Não é sem motivo o convite: “Irmãos, reconheçamos os nossos pecados”!

Esta tentação de não nos reconhecer pecadores está sempre nos espreitando, até mesmo
desde o tempo de Adão, que se desculpa e foge em vez de confessar: pequei. Hoje se
acrescentou outra mais enganadora. Percebe-se, admite-se a culpa, a que se costuma chamar
complexo, não mais pecado, e para retirá-la da alma não se recorre mais, em certos
ambientes, ao Cordeiro que tira os pecados, mas ao terapeuta da alma; não só o psicanalista,
que remove as inibições e dissipa os complexos, mas o que é pior, ao invés de confessor se
oferece ‘coachings’ tão somente com objetivo de desenvolvimento pessoal, oferecendo auxílio
para atingirem suas metas pessoais e profissionais. Entenda, essas funções certamente,
nobilíssimas a do psiquiatra, do psicólogo e do Coaching; filhos de um século de alma
contorcida e doente, mas não lhes cabe convencer o homem de que não existe pecado. Se o
faz o engana. “Nós sabemos – se não sabemos, quer dizer que a fé esvaiu-se, desapareceu de
nosso horizonte – que para a doença da alma que se chama pecado há um único médico: Jesus
Cristo nosso Senhor” (Inácio de Antioquia – entre 68 e 107 d.C., discípulo do apóstolo João,
também conheceu São Paulo e foi sucessor de São Pedro na igreja em Antioquia). Ele morreu
na cruz para conquistar o direito de proclamar-se tal, para nos perdoar sempre de tudo.

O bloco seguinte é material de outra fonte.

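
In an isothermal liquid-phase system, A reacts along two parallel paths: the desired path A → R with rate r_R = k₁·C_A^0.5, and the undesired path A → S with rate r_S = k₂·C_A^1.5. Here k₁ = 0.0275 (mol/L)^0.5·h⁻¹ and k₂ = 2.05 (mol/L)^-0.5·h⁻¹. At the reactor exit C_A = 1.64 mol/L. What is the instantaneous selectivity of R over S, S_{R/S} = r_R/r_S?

S_{R/S} = r_R/r_S = (k₁·C_A^0.5)/(k₂·C_A^1.5) = (k₁/k₂)·C_A⁻¹.
= (0.0275×1.640^0.5) / (2.05×1.640^1.5) = 0.03522/4.305 = 0.00818.

0.00818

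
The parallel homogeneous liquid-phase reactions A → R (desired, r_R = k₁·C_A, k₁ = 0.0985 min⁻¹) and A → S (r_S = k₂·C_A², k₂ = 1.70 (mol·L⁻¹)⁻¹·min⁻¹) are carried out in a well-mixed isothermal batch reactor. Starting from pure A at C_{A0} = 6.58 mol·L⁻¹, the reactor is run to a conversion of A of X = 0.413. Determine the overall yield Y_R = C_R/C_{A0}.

C_A = C_{A0}(1−X) = 3.862 mol·L⁻¹.
Along a PFR/batch, dC_R/dC_A = −r_R/(r_R+r_S) = −k₁/(k₁+k₂·C_A).
Integrating from C_{A0} to C_A: C_R = (0.0985/1.70)·ln[(0.0985+1.70·6.58)/(0.0985+1.70·3.86)] = 0.05794·ln(11.28/6.665) = 0.03051 mol·L⁻¹.
Y_R = C_R/C_{A0} = 0.03051/6.58 = 0.00464.

0.00464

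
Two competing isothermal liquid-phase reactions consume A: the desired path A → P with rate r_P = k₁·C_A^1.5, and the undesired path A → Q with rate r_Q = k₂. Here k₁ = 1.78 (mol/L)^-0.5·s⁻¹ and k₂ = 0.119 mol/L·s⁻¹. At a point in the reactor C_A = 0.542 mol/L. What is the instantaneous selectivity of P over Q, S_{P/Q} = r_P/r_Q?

S_{P/Q} = r_P/r_Q = (k₁·C_A^1.5)/(k₂) = (k₁/k₂)·C_A^1.5.
= (1.78×0.5420^1.5) / (0.119) = 0.7103/0.1190 = 5.97.

5.97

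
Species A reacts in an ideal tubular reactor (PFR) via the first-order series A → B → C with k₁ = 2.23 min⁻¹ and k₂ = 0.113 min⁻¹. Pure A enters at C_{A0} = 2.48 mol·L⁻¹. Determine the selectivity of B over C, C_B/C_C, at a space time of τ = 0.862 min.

The intermediate concentration in a first-order A→B→C sequence is C_B = k₁C_{A0}(e^(−k₁τ) − e^(−k₂τ))/(k₂−k₁).
e^(−k₁τ) = e^(−2.23×0.862) = e^(−1.922) = 0.1463; e^(−k₂τ) = e^(−0.09741) = 0.9072.
C_B = 2.23×2.48/(0.113−2.23) × (0.1463−0.9072) = (-2.612)×(-0.7609) = 1.988 mol·L⁻¹.
C_A = C_{A0}e^(−k₁τ) = 0.3628 mol·L⁻¹, so C_C = C_{A0}−C_A−C_B = 0.1294 mol·L⁻¹; C_B/C_C = 15.4.

15.4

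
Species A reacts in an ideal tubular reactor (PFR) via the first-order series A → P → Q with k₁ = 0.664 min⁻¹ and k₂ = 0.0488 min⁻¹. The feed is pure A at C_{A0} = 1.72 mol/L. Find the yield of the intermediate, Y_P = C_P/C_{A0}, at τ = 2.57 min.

0.756

The intermediate concentration in a first-order A→B→C sequence is C_P = k₁C_{A0}(e^(−k₁τ) − e^(−k₂τ))/(k₂−k₁).
e^(−k₁τ) = e^(−0.664×2.57) = e^(−1.706) = 0.1815; e^(−k₂τ) = e^(−0.1254) = 0.8821.
C_P = 0.664×1.72/(0.0488−0.664) × (0.1815−0.8821) = (-1.856)×(-0.7006) = 1.301 mol/L.
Y_P = C_P/C_{A0} = 1.301/1.72 = 0.756.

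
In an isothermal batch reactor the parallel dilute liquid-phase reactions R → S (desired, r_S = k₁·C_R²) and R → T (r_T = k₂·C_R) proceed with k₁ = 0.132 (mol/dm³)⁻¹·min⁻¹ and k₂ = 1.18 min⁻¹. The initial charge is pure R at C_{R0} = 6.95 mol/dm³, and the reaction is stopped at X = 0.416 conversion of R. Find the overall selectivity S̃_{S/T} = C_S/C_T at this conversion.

0.610

C_R = C_{R0}(1−X) = 4.059 mol/dm³.
Along a PFR/batch, dC_T/dC_R = −r_T/(r_S+r_T) = −k₂/(k₂+k₁·C_R).
Integrating from C_{R0} to C_R: C_T = (1.18/0.132)·ln[(1.18+0.132·6.95)/(1.18+0.132·4.06)] = 8.939·ln(2.097/1.716) = 1.795 mol/dm³.
Then C_S = (C_{R0}−C_R) − C_T = 2.891 − 1.795 = 1.096 mol/dm³.
S̃_{S/T} = C_S/C_T = 1.096/1.795 = 0.610.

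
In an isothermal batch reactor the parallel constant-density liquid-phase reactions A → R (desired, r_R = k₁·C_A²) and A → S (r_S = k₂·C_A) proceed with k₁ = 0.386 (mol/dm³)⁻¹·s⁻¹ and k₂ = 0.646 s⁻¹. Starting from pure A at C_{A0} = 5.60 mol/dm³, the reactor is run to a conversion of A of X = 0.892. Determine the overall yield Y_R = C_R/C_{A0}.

C_A = C_{A0}(1−X) = 0.6048 mol/dm³.
Along a PFR/batch, dC_S/dC_A = −r_S/(r_R+r_S) = −k₂/(k₂+k₁·C_A).
Integrating from C_{A0} to C_A: C_S = (0.646/0.386)·ln[(0.646+0.386·5.60)/(0.646+0.386·0.605)] = 1.674·ln(2.808/0.8795) = 1.943 mol/dm³.
Then C_R = (C_{A0}−C_A) − C_S = 4.995 − 1.943 = 3.053 mol/dm³.
Y_R = C_R/C_{A0} = 3.053/5.60 = 0.545.

0.545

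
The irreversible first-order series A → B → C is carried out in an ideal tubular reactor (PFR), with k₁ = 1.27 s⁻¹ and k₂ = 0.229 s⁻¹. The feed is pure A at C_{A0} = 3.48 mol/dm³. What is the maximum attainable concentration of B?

2.39 mol/dm³

For a first-order series the maximum intermediate yield is C_{B,max}/C_{A0} = (k₁/k₂)^[k₂/(k₂−k₁)].
= (1.27/0.229)^(0.229/(0.229−1.27)) = (5.546)^(-0.2200) = 0.6860.
C_{B,max} = 0.6860×3.48 = 2.39 mol/dm³.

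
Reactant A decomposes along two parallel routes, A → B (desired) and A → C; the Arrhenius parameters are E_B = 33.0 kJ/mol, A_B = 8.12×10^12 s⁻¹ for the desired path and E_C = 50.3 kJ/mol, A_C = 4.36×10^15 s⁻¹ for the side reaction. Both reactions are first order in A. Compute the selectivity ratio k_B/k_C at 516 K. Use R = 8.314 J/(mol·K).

Since both paths have the same order in A, the concentration cancels and S_{B/C} = k_B/k_C = (A_B/A_C)·exp[(E_C−E_B)/(RT)].
(E_C−E_B)/(RT) = (50.3−33.0)×10³/(8.314×516) = 17300/4290 = 4.033.
k_B/k_C = (8.12×10^12/4.36×10^15)·exp(4.033) = 0.001862 × 56.41 = 0.105.

0.105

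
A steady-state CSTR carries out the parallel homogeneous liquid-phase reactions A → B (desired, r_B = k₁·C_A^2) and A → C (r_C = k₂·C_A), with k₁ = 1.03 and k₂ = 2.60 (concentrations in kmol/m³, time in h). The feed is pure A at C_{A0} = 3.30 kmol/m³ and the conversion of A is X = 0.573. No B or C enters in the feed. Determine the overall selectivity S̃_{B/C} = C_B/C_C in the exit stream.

Exit C_A = C_{A0}(1−X) = 3.30×0.427 = 1.409 kmol/m³.
A CSTR operates uniformly at the exit composition, giving r_B = 2.045 and r_C = 3.664 (each k·C_A^n at C_A = 1.409).
Overall selectivity = C_B/C_C = r_Bτ/(r_Cτ) = r_B/r_C = 0.558.

0.558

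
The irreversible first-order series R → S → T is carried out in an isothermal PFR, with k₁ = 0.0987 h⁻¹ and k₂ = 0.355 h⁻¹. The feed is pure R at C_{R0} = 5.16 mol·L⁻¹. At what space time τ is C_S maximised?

4.99 h

For first-order series the maximum of C_S occurs at τ_opt = ln(k₂/k₁)/(k₂−k₁).
= ln(0.355/0.0987)/(0.355−0.0987) = ln(3.597)/0.2563 = 1.280/0.2563 = 4.99 h.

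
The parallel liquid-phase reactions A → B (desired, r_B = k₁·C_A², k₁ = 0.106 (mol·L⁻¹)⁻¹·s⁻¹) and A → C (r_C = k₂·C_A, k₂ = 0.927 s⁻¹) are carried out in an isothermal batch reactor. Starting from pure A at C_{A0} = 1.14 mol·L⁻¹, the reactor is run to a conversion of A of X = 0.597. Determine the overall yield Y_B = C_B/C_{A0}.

C_A = C_{A0}(1−X) = 0.4594 mol·L⁻¹.
Along a PFR/batch, dC_C/dC_A = −r_C/(r_B+r_C) = −k₂/(k₂+k₁·C_A).
Integrating from C_{A0} to C_A: C_C = (0.927/0.106)·ln[(0.927+0.106·1.14)/(0.927+0.106·0.459)] = 8.745·ln(1.048/0.9757) = 0.6238 mol·L⁻¹.
Then C_B = (C_{A0}−C_A) − C_C = 0.6806 − 0.6238 = 0.05676 mol·L⁻¹.
Y_B = C_B/C_{A0} = 0.05676/1.14 = 0.0498.

0.0498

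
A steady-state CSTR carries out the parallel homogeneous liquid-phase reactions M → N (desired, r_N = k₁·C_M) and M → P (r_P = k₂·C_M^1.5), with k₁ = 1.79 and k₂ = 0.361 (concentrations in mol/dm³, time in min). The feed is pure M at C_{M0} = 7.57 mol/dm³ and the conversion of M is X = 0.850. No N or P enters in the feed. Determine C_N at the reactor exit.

Exit C_M = C_{M0}(1−X) = 7.57×0.150 = 1.136 mol/dm³.
In a CSTR the entire volume is at exit conditions, so r_N = 1.79×1.136 = 2.033 and r_P = 0.361×1.136^1.5 = 0.4368.
Fraction of consumed M going to N: r_N/(r_N+r_P) = 0.8231.
C_N = 0.8231·C_{M0}·X = 0.8231×7.57×0.850 = 5.30 mol/dm³.

5.30 mol/dm³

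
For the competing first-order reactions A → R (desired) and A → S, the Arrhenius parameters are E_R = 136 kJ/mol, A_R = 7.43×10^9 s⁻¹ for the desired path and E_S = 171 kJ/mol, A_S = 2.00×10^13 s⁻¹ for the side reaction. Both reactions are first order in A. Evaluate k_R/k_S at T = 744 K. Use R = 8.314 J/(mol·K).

With equal orders, S_{R/S} = k_R/k_S = (A_R/A_S)·exp[(E_S−E_R)/(RT)].
(E_S−E_R)/(RT) = (171−136)×10³/(8.314×744) = 35000/6186 = 5.658.
k_R/k_S = (7.43×10^9/2.00×10^13)·exp(5.658) = 3.715×10^-4 × 286.7 = 0.106.
Since E_R < E_S, lowering the temperature improves selectivity toward R.

0.106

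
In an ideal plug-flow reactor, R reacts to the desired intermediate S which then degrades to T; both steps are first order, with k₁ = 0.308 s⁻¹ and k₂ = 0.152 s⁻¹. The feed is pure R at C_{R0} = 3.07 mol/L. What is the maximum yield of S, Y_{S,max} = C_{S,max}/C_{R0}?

At the optimum, C_{S,max}/C_{R0} = (k₁/k₂)^[k₂/(k₂−k₁)].
= (0.308/0.152)^(0.152/(0.152−0.308)) = (2.026)^(-0.9744) = 0.5025.

0.503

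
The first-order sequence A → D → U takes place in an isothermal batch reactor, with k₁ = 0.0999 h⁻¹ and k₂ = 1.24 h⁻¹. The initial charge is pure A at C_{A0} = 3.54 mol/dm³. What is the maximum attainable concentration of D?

For a first-order series the maximum intermediate yield is C_{D,max}/C_{A0} = (k₁/k₂)^[k₂/(k₂−k₁)].
= (0.0999/1.24)^(1.24/(1.24−0.0999)) = (0.08056)^(1.088) = 0.06461.
C_{D,max} = 0.06461×3.54 = 0.229 mol/dm³.

0.229 mol/dm³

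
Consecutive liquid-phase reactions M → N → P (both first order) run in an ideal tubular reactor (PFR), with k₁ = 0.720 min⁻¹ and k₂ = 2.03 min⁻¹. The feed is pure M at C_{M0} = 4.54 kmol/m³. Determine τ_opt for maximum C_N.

The intermediate peaks when r₁ = r₂, i.e. k₁e^(−k₁τ) = k₂e^(−k₂τ), giving τ_opt = ln(k₂/k₁)/(k₂−k₁).
= ln(2.03/0.720)/(2.03−0.720) = ln(2.819)/1.310 = 1.037/1.310 = 0.791 min.

0.791 min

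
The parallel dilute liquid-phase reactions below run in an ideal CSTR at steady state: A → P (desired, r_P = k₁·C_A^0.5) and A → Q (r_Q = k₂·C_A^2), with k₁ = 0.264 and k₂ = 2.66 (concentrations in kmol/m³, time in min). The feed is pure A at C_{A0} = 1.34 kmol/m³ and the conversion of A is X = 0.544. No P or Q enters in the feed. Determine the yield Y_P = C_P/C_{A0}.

Exit C_A = C_{A0}(1−X) = 1.34×0.456 = 0.6110 kmol/m³.
A CSTR operates uniformly at the exit composition, giving r_P = 0.2064 and r_Q = 0.9932 (each k·C_A^n at C_A = 0.6110).
Fraction of consumed A going to P: r_P/(r_P+r_Q) = 0.1720.
C_P = 0.1720·C_{A0}·X = 0.1720×1.34×0.544 = 0.125 kmol/m³; Y_P = C_P/C_{A0} = 0.0936.

0.0936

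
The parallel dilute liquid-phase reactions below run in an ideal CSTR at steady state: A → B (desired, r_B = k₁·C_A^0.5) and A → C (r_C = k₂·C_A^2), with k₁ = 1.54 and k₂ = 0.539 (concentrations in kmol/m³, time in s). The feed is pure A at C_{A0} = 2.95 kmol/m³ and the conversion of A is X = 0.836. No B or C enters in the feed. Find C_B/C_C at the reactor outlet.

Exit C_A = C_{A0}(1−X) = 2.95×0.164 = 0.4838 kmol/m³.
In a CSTR the entire volume is at exit conditions, so r_B = 1.54×0.4838^0.5 = 1.071 and r_C = 0.539×0.4838^2 = 0.1262.
Overall selectivity = C_B/C_C = r_Bτ/(r_Cτ) = r_B/r_C = 8.49.

8.49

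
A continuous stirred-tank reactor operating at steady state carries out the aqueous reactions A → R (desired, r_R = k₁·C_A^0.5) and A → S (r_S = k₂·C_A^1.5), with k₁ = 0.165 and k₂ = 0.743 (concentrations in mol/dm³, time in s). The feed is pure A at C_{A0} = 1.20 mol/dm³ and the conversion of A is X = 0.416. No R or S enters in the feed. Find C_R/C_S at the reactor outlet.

Exit C_A = C_{A0}(1−X) = 1.20×0.584 = 0.7008 mol/dm³.
Rates in a CSTR are evaluated at the outlet concentration: r_R = 0.165×0.7008^0.5 = 0.1381, r_S = 0.743×0.7008^1.5 = 0.4359.
Overall selectivity = C_R/C_S = r_Rτ/(r_Sτ) = r_R/r_S = 0.317.

0.317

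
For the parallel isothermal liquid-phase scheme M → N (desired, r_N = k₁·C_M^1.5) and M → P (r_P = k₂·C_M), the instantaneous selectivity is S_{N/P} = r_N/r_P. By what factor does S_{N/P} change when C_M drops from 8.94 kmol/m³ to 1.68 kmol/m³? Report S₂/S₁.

0.433

S_{N/P} = (k₁/k₂)·C_M^0.5, so S₂/S₁ = (C_{M,2}/C_{M,1})^0.5.
= (1.68/8.94)^0.5 = (0.1879)^0.5 = 0.433.
Selectivity toward N falls as C_M falls — high-concentration operation is favoured.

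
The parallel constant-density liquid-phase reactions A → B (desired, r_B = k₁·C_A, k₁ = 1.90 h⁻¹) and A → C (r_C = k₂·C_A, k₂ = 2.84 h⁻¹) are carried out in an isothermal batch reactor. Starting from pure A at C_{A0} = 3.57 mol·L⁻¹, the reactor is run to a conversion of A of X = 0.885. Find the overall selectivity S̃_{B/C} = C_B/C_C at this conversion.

C_A = C_{A0}(1−X) = 0.4105 mol·L⁻¹.
Both paths are first order in A, so the instantaneous fraction to B is constant: dC_B/d(−C_A) = k₁/(k₁+k₂) = 0.4008.
C_B = 0.4008·(C_{A0}−C_A) = 0.4008×3.159 = 1.27 mol·L⁻¹.
C_C = (C_{A0}−C_A)−C_B = 1.893 mol·L⁻¹; S̃_{B/C} = 1.266/1.893 = 0.669.

0.669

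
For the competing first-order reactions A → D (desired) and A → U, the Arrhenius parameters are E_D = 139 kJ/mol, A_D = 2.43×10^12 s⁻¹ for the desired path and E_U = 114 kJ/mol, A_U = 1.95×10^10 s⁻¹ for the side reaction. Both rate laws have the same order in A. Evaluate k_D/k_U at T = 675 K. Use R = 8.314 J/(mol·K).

1.45

With equal orders, S_{D/U} = k_D/k_U = (A_D/A_U)·exp[(E_U−E_D)/(RT)].
(E_U−E_D)/(RT) = (114−139)×10³/(8.314×675) = -25000/5612 = -4.455.
k_D/k_U = (2.43×10^12/1.95×10^10)·exp(-4.455) = 124.6 × 0.01162 = 1.45.
Since E_D > E_U, raising the temperature improves selectivity toward D.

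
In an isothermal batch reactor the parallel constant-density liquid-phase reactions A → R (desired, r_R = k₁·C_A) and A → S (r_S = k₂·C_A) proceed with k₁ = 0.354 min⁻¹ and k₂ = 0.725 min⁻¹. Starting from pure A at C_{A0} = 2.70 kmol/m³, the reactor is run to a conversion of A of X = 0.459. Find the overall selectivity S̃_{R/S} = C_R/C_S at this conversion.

0.488

C_A = C_{A0}(1−X) = 1.461 kmol/m³.
Both paths are first order in A, so the instantaneous fraction to R is constant: dC_R/d(−C_A) = k₁/(k₁+k₂) = 0.3281.
C_R = 0.3281·(C_{A0}−C_A) = 0.3281×1.239 = 0.407 kmol/m³.
C_S = (C_{A0}−C_A)−C_R = 0.8327 kmol/m³; S̃_{R/S} = 0.4066/0.8327 = 0.488.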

A Eucaristia (Ceia do Senhor) que agora celebramos unifica tudo o que dissemos até aqui. Ela
torna presentes entre nós o cordeiro libertador do Êxodo, o cordeiro redentor de Isaías,
traspassado por nossos pecados, o Cordeiro que um dia João Batista apontou aos presentes, o
Cordeiro da Cruz e o Cordeiro que nos espera sobre o trono. Torna-nos presente e vivo tudo isso.